Trash Bins as a Cheap Alternative to Data Cleaning

Dan Erez
Taranis Tech
Published in
3 min readJun 30, 2024

Data

In the world of AI, you quickly learn — Data is King.

Most people interpret that to mean — a lot of data is king.

But data is defined by much more than quantity. We typically consider:

  1. Quantity
  2. Labeler consistency (do the labels draw the line between classes consistently, use the same bounding box size for similar objects …etc)
  3. Label unambiguity (well-defined classes / subclasses)
  4. Information density (bounding boxes are more informative than classifications for example)
  5. Class balance
  6. Variety / robust representation of the problem space
  7. Other things I’m not thinking of right now 🙈

Generally speaking — a smaller dataset that is well-curated will outperform a huge dataset in accuracy — but it will also allow for much faster / cheaper training and experimentation.

Miss-Labels

One of the biggest problems datasets face is hidden mislabels — missing labels, or labels with the wrong class/location.

The obvious go-to here, the basis of the data-centric approach, is to search for and fix these issues in the data.

This is super effective and consistently improves model quality — sometimes by significant leaps.

However — it’s expensive, time-consuming and frankly it’s annoying sometimes.

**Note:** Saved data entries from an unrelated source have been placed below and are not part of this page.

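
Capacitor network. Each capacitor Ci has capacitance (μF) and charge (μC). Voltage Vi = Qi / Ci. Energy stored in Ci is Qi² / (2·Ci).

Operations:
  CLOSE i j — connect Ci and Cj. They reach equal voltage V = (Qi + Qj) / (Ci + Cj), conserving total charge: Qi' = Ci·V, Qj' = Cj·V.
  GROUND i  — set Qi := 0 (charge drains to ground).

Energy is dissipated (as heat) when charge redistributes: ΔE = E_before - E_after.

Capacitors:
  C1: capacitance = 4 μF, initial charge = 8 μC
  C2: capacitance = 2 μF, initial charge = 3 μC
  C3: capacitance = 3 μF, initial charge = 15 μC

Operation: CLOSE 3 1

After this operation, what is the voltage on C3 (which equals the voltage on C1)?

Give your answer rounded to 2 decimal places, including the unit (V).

Answer: 3.29 V

Derivation:
Initial: C1(4μF, Q=8μC, V=2.00V), C2(2μF, Q=3μC, V=1.50V), C3(3μF, Q=15μC, V=5.00V)
Op 1: CLOSE 3-1: Q_total=23.00, C_total=7.00, V=3.29; Q3=9.86, Q1=13.14; dissipated=7.714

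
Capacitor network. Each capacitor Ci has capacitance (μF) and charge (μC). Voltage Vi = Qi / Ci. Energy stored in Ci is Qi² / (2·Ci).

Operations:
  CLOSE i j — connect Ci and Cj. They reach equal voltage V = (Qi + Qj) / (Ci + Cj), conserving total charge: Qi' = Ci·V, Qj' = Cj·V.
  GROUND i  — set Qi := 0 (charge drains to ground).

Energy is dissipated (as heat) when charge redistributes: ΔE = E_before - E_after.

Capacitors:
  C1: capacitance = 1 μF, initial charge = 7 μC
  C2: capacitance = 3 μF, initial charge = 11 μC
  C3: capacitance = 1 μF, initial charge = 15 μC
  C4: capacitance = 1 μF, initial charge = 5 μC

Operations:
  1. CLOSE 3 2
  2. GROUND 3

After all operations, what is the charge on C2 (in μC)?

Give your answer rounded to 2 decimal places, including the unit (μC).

Initial: C1(1μF, Q=7μC, V=7.00V), C2(3μF, Q=11μC, V=3.67V), C3(1μF, Q=15μC, V=15.00V), C4(1μF, Q=5μC, V=5.00V)
Op 1: CLOSE 3-2: Q_total=26.00, C_total=4.00, V=6.50; Q3=6.50, Q2=19.50; dissipated=48.167
Op 2: GROUND 3: Q3=0; energy lost=21.125
Final charges: Q1=7.00, Q2=19.50, Q3=0.00, Q4=5.00

Answer: 19.50 μC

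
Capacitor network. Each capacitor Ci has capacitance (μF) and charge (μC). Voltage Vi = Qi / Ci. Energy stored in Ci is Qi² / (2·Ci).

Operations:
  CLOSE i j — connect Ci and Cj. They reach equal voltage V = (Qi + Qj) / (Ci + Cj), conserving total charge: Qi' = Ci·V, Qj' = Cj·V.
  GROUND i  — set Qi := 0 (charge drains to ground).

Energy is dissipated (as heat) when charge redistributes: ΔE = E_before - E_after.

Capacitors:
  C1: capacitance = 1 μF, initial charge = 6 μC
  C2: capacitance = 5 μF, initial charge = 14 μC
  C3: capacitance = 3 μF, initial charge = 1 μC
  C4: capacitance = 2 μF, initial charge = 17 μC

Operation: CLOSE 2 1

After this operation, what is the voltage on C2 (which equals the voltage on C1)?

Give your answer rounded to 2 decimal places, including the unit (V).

Answer: 3.33 V

Derivation:
Initial: C1(1μF, Q=6μC, V=6.00V), C2(5μF, Q=14μC, V=2.80V), C3(3μF, Q=1μC, V=0.33V), C4(2μF, Q=17μC, V=8.50V)
Op 1: CLOSE 2-1: Q_total=20.00, C_total=6.00, V=3.33; Q2=16.67, Q1=3.33; dissipated=4.267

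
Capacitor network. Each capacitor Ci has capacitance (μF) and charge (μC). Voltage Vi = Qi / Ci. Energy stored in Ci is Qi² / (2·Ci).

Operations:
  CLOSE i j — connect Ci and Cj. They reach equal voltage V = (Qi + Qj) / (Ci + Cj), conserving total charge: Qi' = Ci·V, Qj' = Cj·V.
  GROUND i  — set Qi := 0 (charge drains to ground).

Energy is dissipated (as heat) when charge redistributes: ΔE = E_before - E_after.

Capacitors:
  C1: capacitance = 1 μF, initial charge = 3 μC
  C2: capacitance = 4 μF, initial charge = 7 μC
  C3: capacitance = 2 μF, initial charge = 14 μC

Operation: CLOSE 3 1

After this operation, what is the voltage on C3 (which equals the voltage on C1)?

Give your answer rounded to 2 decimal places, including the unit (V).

Initial: C1(1μF, Q=3μC, V=3.00V), C2(4μF, Q=7μC, V=1.75V), C3(2μF, Q=14μC, V=7.00V)
Op 1: CLOSE 3-1: Q_total=17.00, C_total=3.00, V=5.67; Q3=11.33, Q1=5.67; dissipated=5.333

Answer: 5.67 V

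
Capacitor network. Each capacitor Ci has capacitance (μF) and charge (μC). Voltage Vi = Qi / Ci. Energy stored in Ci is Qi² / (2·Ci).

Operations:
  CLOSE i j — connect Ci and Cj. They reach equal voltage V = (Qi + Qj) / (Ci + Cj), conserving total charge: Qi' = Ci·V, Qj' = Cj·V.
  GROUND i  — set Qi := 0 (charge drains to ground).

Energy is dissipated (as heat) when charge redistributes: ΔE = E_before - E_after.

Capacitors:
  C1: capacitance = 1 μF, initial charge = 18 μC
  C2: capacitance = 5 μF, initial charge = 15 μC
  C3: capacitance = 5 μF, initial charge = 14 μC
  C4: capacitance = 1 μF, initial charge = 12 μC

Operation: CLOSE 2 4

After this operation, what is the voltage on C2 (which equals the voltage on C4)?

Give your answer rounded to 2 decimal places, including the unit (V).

Answer: 4.50 V

Derivation:
Initial: C1(1μF, Q=18μC, V=18.00V), C2(5μF, Q=15μC, V=3.00V), C3(5μF, Q=14μC, V=2.80V), C4(1μF, Q=12μC, V=12.00V)
Op 1: CLOSE 2-4: Q_total=27.00, C_total=6.00, V=4.50; Q2=22.50, Q4=4.50; dissipated=33.750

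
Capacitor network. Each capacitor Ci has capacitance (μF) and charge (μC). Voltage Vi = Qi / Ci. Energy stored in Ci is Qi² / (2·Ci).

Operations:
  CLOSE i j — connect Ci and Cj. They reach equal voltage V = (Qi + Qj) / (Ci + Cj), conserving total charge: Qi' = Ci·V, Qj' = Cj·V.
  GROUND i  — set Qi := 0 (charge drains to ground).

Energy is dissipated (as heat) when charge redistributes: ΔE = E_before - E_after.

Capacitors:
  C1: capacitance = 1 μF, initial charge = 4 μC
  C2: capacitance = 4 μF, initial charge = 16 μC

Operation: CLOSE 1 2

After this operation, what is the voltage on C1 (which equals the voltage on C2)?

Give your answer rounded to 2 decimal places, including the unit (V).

Initial: C1(1μF, Q=4μC, V=4.00V), C2(4μF, Q=16μC, V=4.00V)
Op 1: CLOSE 1-2: Q_total=20.00, C_total=5.00, V=4.00; Q1=4.00, Q2=16.00; dissipated=0.000

Answer: 4.00 V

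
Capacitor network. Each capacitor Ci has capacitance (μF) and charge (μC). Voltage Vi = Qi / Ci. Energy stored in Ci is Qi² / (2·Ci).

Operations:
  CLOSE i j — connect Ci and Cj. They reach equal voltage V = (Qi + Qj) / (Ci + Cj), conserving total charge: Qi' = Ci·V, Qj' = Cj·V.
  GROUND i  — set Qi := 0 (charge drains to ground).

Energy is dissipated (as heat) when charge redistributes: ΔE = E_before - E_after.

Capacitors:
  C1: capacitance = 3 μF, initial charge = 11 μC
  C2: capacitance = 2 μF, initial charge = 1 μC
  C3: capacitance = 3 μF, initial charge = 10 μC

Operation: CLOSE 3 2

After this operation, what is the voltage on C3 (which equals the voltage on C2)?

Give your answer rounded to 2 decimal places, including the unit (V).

Answer: 2.20 V

Derivation:
Initial: C1(3μF, Q=11μC, V=3.67V), C2(2μF, Q=1μC, V=0.50V), C3(3μF, Q=10μC, V=3.33V)
Op 1: CLOSE 3-2: Q_total=11.00, C_total=5.00, V=2.20; Q3=6.60, Q2=4.40; dissipated=4.817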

A common alternative \ supplement to this — is to look for data the model had a hard time with (hard example mining) in order to reduce the influence of these bad examples and refocus the model.

Trash Bins

What we have found is that trash bins supercharge this tedious effort.

Trash Bins are explicit classes of mistake prototypes that the model performs most often.

By explicitly annotating common mistakes, even if the model didn’t make an error in a particular datapoint — we can leverage one of the core characteristics listed above to drastically improve the model with minimum effort. Remember — it’s not just data quantity. It’s the quality.

So by explicitly teaching the model (hopefully) well-defined mistake classes, we can:

  1. Give it way more examples from our existing data without much work, additional inference …etc (Almost every image has the potential to be confused / miss inferred).
  2. We provide the model with a much denser information stream (rather than it having to implicitly learn what potential mistakes are lurking).
  3. We counter the very small (but very problematic) signal that bad gt labels produce since we create a much stronger alternative signal for the model to generalize to in those cases.

Our implementation was super simple.

  1. Train a baseline model.
  2. Review the model results.
  3. Group the model’s false predictions into 5–10 common issues (trash bins).
  4. Run a small subset of the images through annotation with these trash bin labels.
  5. Retrain the model while adding these new classes.
  • In our case we were using segmentation maps — so we could add these classes directly to our segmentation model (with some simple logic to deal with overlaps …etc).
  • If you are using classification — you can use a multi-label approach or a second classifier for example.

Result: The model’s false alarm rate dropped by a drastic amount.

Naturally, once your model has learned what these mistakes may look like you have a much more direct way to do hard example mining as well as identify your incorrect GT labels.